How To Fix Remark Code M1080 (RARC) | Common Reasons, Next Steps & How To Avoid It

Remark Code N885 means that the claim was not processed in accordance with the No Surprises Act cost-sharing or out-of-network payment requirements. This code is used when the payer disagrees with the determination that these requirements apply. It is important to understand the reasons behind this disagreement and to follow the appropriate appeals process to address the adverse determination.

1. Description

Remark Code N885 indicates that the claim was not processed in accordance with the No Surprises Act cost-sharing or out-of-network payment requirements. The official description states: ‘Alert: This claim was not processed in accordance with the No Surprises Act cost-sharing or out-of-network payment requirements. The payer disagrees with your determination that those requirements apply. You may contact the payer to find out why it disagrees. You may appeal this adverse determination on behalf of the patient through the payer’s internal appeals and external review processes.’

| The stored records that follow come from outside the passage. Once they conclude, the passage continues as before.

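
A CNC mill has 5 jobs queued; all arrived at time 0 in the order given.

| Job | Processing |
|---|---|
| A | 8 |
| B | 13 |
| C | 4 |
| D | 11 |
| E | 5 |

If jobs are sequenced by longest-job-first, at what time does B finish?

LPT (decreasing processing time): B D A E C.
B: 0→13

13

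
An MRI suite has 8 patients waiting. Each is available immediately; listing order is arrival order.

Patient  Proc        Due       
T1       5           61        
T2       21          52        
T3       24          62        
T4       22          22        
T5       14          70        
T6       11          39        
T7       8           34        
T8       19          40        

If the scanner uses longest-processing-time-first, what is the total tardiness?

335

LPT (decreasing processing time): T3 T4 T2 T8 T5 T6 T7 T1.
T3: 0→24, due 62, tardiness 0
T4: 24→46, due 22, tardiness 24
T2: 46→67, due 52, tardiness 15
T8: 67→86, due 40, tardiness 46
T5: 86→100, due 70, tardiness 30
T6: 100→111, due 39, tardiness 72
T7: 111→119, due 34, tardiness 85
T1: 119→124, due 61, tardiness 63
Sum = 0+24+15+46+30+72+85+63 = 335.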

This remark code serves as an alert to healthcare providers that the payer disagrees with their determination regarding the application of cost-sharing or out-of-network payment requirements. It is crucial to understand the reasons behind this disagreement and to take appropriate action to address the adverse determination.

2. Common Reasons

  1. Disagreement on the application of cost-sharing requirements: The payer may believe that the cost-sharing requirements of the No Surprises Act do not apply to the specific claim. This could be due to differences in interpretation or understanding of the regulations.
  2. Disagreement on the application of out-of-network payment requirements: The payer may disagree with the determination that the claim should be processed as an out-of-network payment. This could be based on their assessment of network participation or other contractual agreements.

3. Next Steps

  1. Contact the payer to understand the disagreement: It is important to reach out to the payer to gain clarity on their reasons for disagreeing with the determination. This communication can help identify any misunderstandings or provide additional information to support the original determination.
  2. Appeal the adverse determination: If the healthcare provider believes that the original determination was correct, they can initiate the appeals process on behalf of the patient. This typically involves submitting a formal appeal through the payer’s internal appeals and external review processes.

4. How To Avoid It

  1. Ensure a thorough understanding of the No Surprises Act requirements: Healthcare providers should familiarize themselves with the specific cost-sharing and out-of-network payment requirements outlined in the No Surprises Act. This knowledge can help in making accurate determinations and avoiding disagreements with payers.
  2. Maintain clear documentation and communication: It is essential to document all relevant information related to cost-sharing and out-of-network determinations. Clear and concise communication with payers can help prevent misunderstandings and facilitate smoother claims processing.
  3. Stay updated on payer policies and guidelines: Payer policies and guidelines regarding cost-sharing and out-of-network payments may evolve over time. Healthcare providers should stay informed about any changes to ensure compliance and accurate claim submissions.

5. Example Cases

  1. Case 1: A claim for an out-of-network service is denied by the payer, stating that the No Surprises Act requirements do not apply. The healthcare provider contacts the payer to understand the disagreement and discovers that the payer had incorrect information about the provider’s network participation. The provider appeals the adverse determination and provides evidence of their out-of-network status.
  2. Case 2: A claim for a cost-sharing service is adjusted by the payer, reducing the patient’s responsibility. The healthcare provider believes that the cost-sharing requirements were correctly applied and contacts the payer to understand the disagreement. After discussing the details, the provider realizes that there was an error in the original determination and submits a corrected claim.